Some people are having a fit because the Los Angeles City Council actually cares about the health of their citizens and has placed a year-long moratorium on new fast food restaurants.

We all know most fast food restaurants don’t serve the healthiest of foods, even though big names like McDonald’s and Wendy’s are adding healthier alternatives to their menus.

Either way, if I actually am in the mood for McDonald’s, it’s usually for fries and a burger, not a salad.

Anyway, the cap on fast food restaurants is in lieu of the increasing numbers of people who are obese.

CBS News reported statistics from the Los Angeles County Department of Public Health.

According to the report, 30 percent of adults in the South Los Angeles area are obese, compared to 19.1 percent for the metropolitan area, and 14.1 percent for the affluent Westside.

Increased numbers are especially prevalent among minorities – 28.7 percent of Latinos and 27.7 percent of blacks are obese, compared to 16.6 percent of whites.

South Los Angeles also happens to be an “impoverished” neighborhood, where inexpensive food is a necessity.

According to the CBS report, by placing a moratorium on new fast food restaurants, the LA Council hopes to attract alternative restaurants serving healthier foods.

Fast food restaurants thrive on their convenience and inexpensive food.

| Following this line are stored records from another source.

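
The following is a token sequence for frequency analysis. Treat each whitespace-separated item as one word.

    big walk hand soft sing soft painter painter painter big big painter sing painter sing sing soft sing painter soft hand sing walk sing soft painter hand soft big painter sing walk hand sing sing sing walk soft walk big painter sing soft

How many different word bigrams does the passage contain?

43 tokens → 42 bigram windows in total.
Repeated bigrams (each contributes count−1 duplicates):
  painter sing: 4
  sing soft: 4
  big painter: 3
  sing sing: 3
  sing walk: 3
  hand sing: 2
  hand soft: 2
  painter painter: 2
  … (4 more repeated)
19 duplicate windows → 42 − 19 = 23 distinct.

23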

Where do they want to go? Where there is a need for convenient and inexpensive food, of course.

Healthy food is more expensive, but given alternatives including additional grocery stores and healthy fast food restaurants, I can see how this might work to drop the area’s obesity rates.

Some comments made on the CBS web site say this is a dictatorship; controlling restaurants from doing business where ever they please.

I see it as “enough is enough” with this bad, unhealthy food, and it’s time for healthier, yet inexpensive alternatives.

Look at Subway. It’s still considered inexpensive fast food, but one doesn’t have to feel guilty after eating a value meal.

Some think this is control, but I can also see it as restaurant businesses preying on the weak.

It’s the government protecting its people.

The same thing can be said about smoking in restaurants. Although I think the individual establishments should’ve had some say in this, it is nice to work in a smoke-free restaurant without the lingering smoke.

Not everyone has to suffer for people’s personal choices. Some could then say, “It’s the people’s choice to eat at these fast food restaurants.”

But really, how many unhealthy fast food restaurants does one block actually need?